Willow musher Karin Hendrickson spent her first full day back at home on Friday, getting reacquainted with her dogs.
After spending more than a week in a hospital bed, Hendrickson said it felt good to be able to heal at home.
“I flew a long ways so every muscle in my body is sore,” she said. “I have bruises on top of bruises and it takes time, so I have to be patient.”
Hendrickson broke three vertebrae when her team was hit by a car while training on a trail beside the road a week ago Tuesday. She left the hospital with a special body brace she’ll have to wear both night and day for several months. Hendrickson said her patience will be tested; she isn’t used to sitting on the sidelines.
“I feel like there’s stuff that needs to be done but I have to sit back and let others do it,” she said. “That’s nearly impossible for me. The next few months are going to be really hard for me.”

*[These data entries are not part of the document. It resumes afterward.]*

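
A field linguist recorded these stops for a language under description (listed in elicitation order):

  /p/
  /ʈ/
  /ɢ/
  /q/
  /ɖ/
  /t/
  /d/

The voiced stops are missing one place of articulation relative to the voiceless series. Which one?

bilabial: voiceless /p/, voiced —.
alveolar: voiceless /t/, voiced /d/.
retroflex: voiceless /ʈ/, voiced /ɖ/.
uvular: voiceless /q/, voiced /ɢ/.
Every place of articulation has a voiced member except bilabial, where /b/ would be expected.

bilabial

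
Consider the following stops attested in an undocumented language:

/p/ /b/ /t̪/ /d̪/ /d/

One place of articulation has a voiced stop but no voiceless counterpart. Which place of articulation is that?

place of articulation  voiceless  voiced  
bilabial          p         b       
dental            t̪        d̪      
alveolar          —         d       
Every place of articulation has a voiceless member except alveolar, where /t/ would be expected.

alveolar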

Hendrickson’s injuries mean she will have to sit out the Iditarod this year. It would have been her seventh run in the Last Great Race.

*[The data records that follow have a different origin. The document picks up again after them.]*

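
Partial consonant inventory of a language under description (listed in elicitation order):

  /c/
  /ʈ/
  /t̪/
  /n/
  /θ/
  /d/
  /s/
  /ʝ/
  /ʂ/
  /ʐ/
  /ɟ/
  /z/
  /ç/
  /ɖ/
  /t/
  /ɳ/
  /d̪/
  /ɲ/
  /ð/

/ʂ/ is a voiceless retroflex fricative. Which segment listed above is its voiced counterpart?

/ʐ/

The voiced counterpart is a voiced retroflex fricative — in this inventory, /ʐ/.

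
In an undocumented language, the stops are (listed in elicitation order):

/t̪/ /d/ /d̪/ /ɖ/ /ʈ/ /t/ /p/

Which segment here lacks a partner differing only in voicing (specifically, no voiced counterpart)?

/p/

Dental: /t̪/ ~ /d̪/
Alveolar: /t/ ~ /d/
Retroflex: /ʈ/ ~ /ɖ/
Bilabial: only /p/ (voiceless); no voiced partner.
So /p/ is the unpaired segment.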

They also won’t allow her to work her regular full-time job for the State of Alaska, overseeing the pesticide program in Wasilla.
She said she was surprised at how many people came to her aid when they realized she would have trouble feeding her dogs, including one organization that helped coordinate a delivery of 2,000 pounds of ground salmon.
“Salmon is amazing, it’s full of good fats and oils and they love it, so it is really awesome to have fish to feed them,” Hendrickson
Hendrickson said she was sad to sit out the race but glad that her dogs will still get to go. Fellow musher and friend Byron Bearss has volunteered to take her team down the trail. Bearss last ran the Iditarod in 2006.